The growth of cricket is highly influenced by the language and the media. The media started to promote growth of cricket first by broadcasting the cricket commentary in English language on “All India Radio” in 1933. This continued till 50s after which there was broadcast in national as well as regional languages like Tamil and Bengali along with English language. The test match commentary was confined to English, Hindi, Tamil, Bengali but first class matches were accompanied by commentary in all major regional languages. The commentary in vernacular medium made the cricket to reach each corner of the village. Through radio commentary in vernacular medium, people all over India absorbed the English terminology of cricket. This immensely helped in indigenizing this sport.
The author provides a piece of narration between cricket expert Lala Amarnath and Hindi commentator that took place in 1972-73 when Indian batsman Ajit Wadekar hits a boundary off English bowler Pockock. Hindi commentator asks Lala about the shot and Lala replies that the shot was very good and it was “wristy” (played with the use of wrists). The commentator interprets it as a “risky” and comments in Hindi that Wadekar played a risky shot which he should not have played.
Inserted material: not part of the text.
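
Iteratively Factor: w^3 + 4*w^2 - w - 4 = (w + 1)*(w^2 + 3*w - 4) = (w + 1)*(w + 4)*(w - 1)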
Thus vernacularization of cricket has linguistic pitfalls but overall has been beneficial to the growth and spread of cricket in India.

1.6 Conclusion

Cricket is the sport that originated in England. Englishmen ruled India for over 150 years. Because of British influence on India, cricket was played in India too. The princes in colonial regime supported it and this sport reached or at least became accessible to all classes of people in India. Cricket is a team effort and that helped Indians a lot that gave rise to the feeling of unity and could potentially have helped in their fight to get freedom. The cricket was further spread in all corners of the country by media and the language. Running commentary of cricket in local languages help it spread like fire. Today, cricket is in the blood of every Indian and it won’t be exaggeration to say that they eat cricket, drink cricket and live cricket. So much is the passion for this game in India that it does not look a sport of English origin in any angle [total decolonization] and this wave for cricket looks ever sustaining in India.




1.7 Questions
1 Author is trying to relate growth of cricket in India with freedom movement. There are not any sufficient evidences to support this opinion.
2 Cricket is the game where team spirit is important and that could have helped them in their freedom fight. Is this correct interpretation? This is not stated explicitly anywhere in the lesson.
3 The author also expressed his opinion that governor of Bombay, Lord Harris promoted cricket in India to reduce communal riots (especially amongst Hindu – Muslim). This is hard to digest because the principle of Englishmen was “Divide & conquer”. The first thing they did when they came to India was to divide the Indian people based on religion and the only major religions existent in India were Hindu & Muslim.
4 Why does author say that Cricket is difficult to understand in the colonies occupied by black & brown people?